Chronique n°40 : Nous ne sommes pas seuls

En fréquentant bon nombre de « popotes », celles des officiers en particulier, tout au long de mon parcours sur la route sacrée, j’ai pu avoir des nouvelles d’autres fronts et surtout recueillir les réflexions de mes différents interlocuteurs. En cet été, sur cette terre meusienne, en pleine bataille de Verdun, l’évènement local nous pousse à oublier que dans cette lutte gigantesque, contre un ennemi qui ne progresse plus mais qui semble résolu à payer le prix lourd pour une défaite inéluctable, nous avons des alliés au courage exemplaire.

Il y a tout juste un mois les Anglais ont lancé une grande offensive sur la Somme, essentiellement dans la région de Péronne. Le 1° juillet dernier la bataille a vraiment commencé après une préparation d’artillerie déclenchée le 24 juin. Les pertes de nos amis d’outre-Manche sont énormes ; on les évaluerait entre 40 et 50 000. Mais nos forces ne sont pas absentes de ce théâtre d’opérations. La VI° Armée commandée par le Général Fayolle est au centre ; elle obtient quelques succès initiaux. Ceci soulage nos alliés de la forte résistance allemande. Cette offensive -certes coûteuse- est tout de même bien venue. La pression sur Verdun diminue, d’autant qu’à cette même date, nous reprenons l’initiative et, de fait, du terrain.

On se félicite à maintes occasions de notre alliance avec la grande Russie du Tsar Nicolas II qui se bat courageusement sur le front de l’Est. Elle nous apporte une aide déterminante en attirant dans les vastes plaines polonaises les hordes teutonnes. Autant d’ennemis en moins dans les tranchées de France. Mais il y a un évènement qui a été trop souvent occulté : le débarquement d’un corps expéditionnaire russe le 20 avril dernier à Marseille. Parti de Daïren, port russe en Chine, le 29 février, passant par Saigon, Colombo et le canal de Suez, il atteint la ville phocéenne après 70 jours de traversée.

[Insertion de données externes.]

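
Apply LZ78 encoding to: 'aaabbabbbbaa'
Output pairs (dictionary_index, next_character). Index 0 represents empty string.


LZ78 encoding steps:
Dictionary: {0: ''}
Step 1: w='' (idx 0), next='a' -> output (0, 'a'), add 'a' as idx 1
Step 2: w='a' (idx 1), next='a' -> output (1, 'a'), add 'aa' as idx 2
Step 3: w='' (idx 0), next='b' -> output (0, 'b'), add 'b' as idx 3
Step 4: w='b' (idx 3), next='a' -> output (3, 'a'), add 'ba' as idx 4
Step 5: w='b' (idx 3), next='b' -> output (3, 'b'), add 'bb' as idx 5
Step 6: w='bb' (idx 5), next='a' -> output (5, 'a'), add 'bba' as idx 6
Step 7: w='a' (idx 1), end of input -> output (1, '')


Encoded: [(0, 'a'), (1, 'a'), (0, 'b'), (3, 'a'), (3, 'b'), (5, 'a'), (1, '')]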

Deux jours après son arrivée, sous les ordres de son chef, le Général Lokhvitsky, il défile majestueusement et dans une liesse générale dans les rues principales dont la célèbre Canebière. A côté du premier peloton les Marseillais s’émerveillent de voir la mascotte du régiment, le jeune Kostia Pavlovitch, âgé de treize ans. Mais ce contingent méditerranéen ne sera pas le seul. Un autre est prévu d’arriver ce mois-ci à Brest et à La Palice. Il a embarqué à Arkhangelsk.

Les troupes du Général Lokhvitsky suivent une instruction serrée pendant plusieurs semaines au camp de Mailly en Champagne. C’est le célèbre Général Gouraud qui bénéficie de ce renfort d’excellente réputation. D’ailleurs cet officier général français qui s’y connaît pour apprécier la valeur combative des soldats écrit le 21 juin dans un rapport : « Le soldat (russe) est discipliné, dévoué, d’esprit curieux, et se forme rapidement ; l’ensemble donne une impression de force saisissante ; l’unité russe est une arme de choc, qui bien instruite, sera irrésistible ». Naturellement, ces régiments russes ne resteront pas à l’instruction. Ils sont depuis moins d’un mois en première ligne dans la région d’Aubérive, près de Suippes. Donc tout près de la Meuse. Sans nul doute, leur présence gêne quelque peu nos ennemis…

Et chez notre voisine italienne comment la guerre évolue-t-elle ? A la mi-mai, les Autrichiens déclenchent une grande offensive sur le plateau d’Asiago, dans le Trentin.  Dès le début, ils remportent de gros succès et le gros des forces italiennes est menacé. Mais le Général Cadorna forme une armée de secours en urgence qui permet de repousser les soldats de la Double Monarchie sur leurs positions de départ. Ce retournement de situation montre bien que l’ennemi est encore bien loin de la victoire. Illusion soigneusement entretenue de l’autre côté du Rhin.

En Picardie, en Champagne, au-delà des Alpes et aussi dans les Balkans, nous avons des alliés. Qu’ils soient Anglais, Russes, Italiens ou Serbes, ils se battent à nos côtés contre l’envahisseur et pour rétablir une paix durable en Europe. Nous ne sommes pas les seuls ni en France, ni en Europe, sur mer et dans l’Empire. Quand les Etats-Unis décideront ils de nous rejoindre ? L’an dernier le torpillage du Lusitania par la marine allemande avait failli provoquer leur entrée en guerre. Les sous-marins du Kaiser détruisent les navires de commerce mais finissent par construire une solidarité internationale. La grande Amérique nous rejoindra.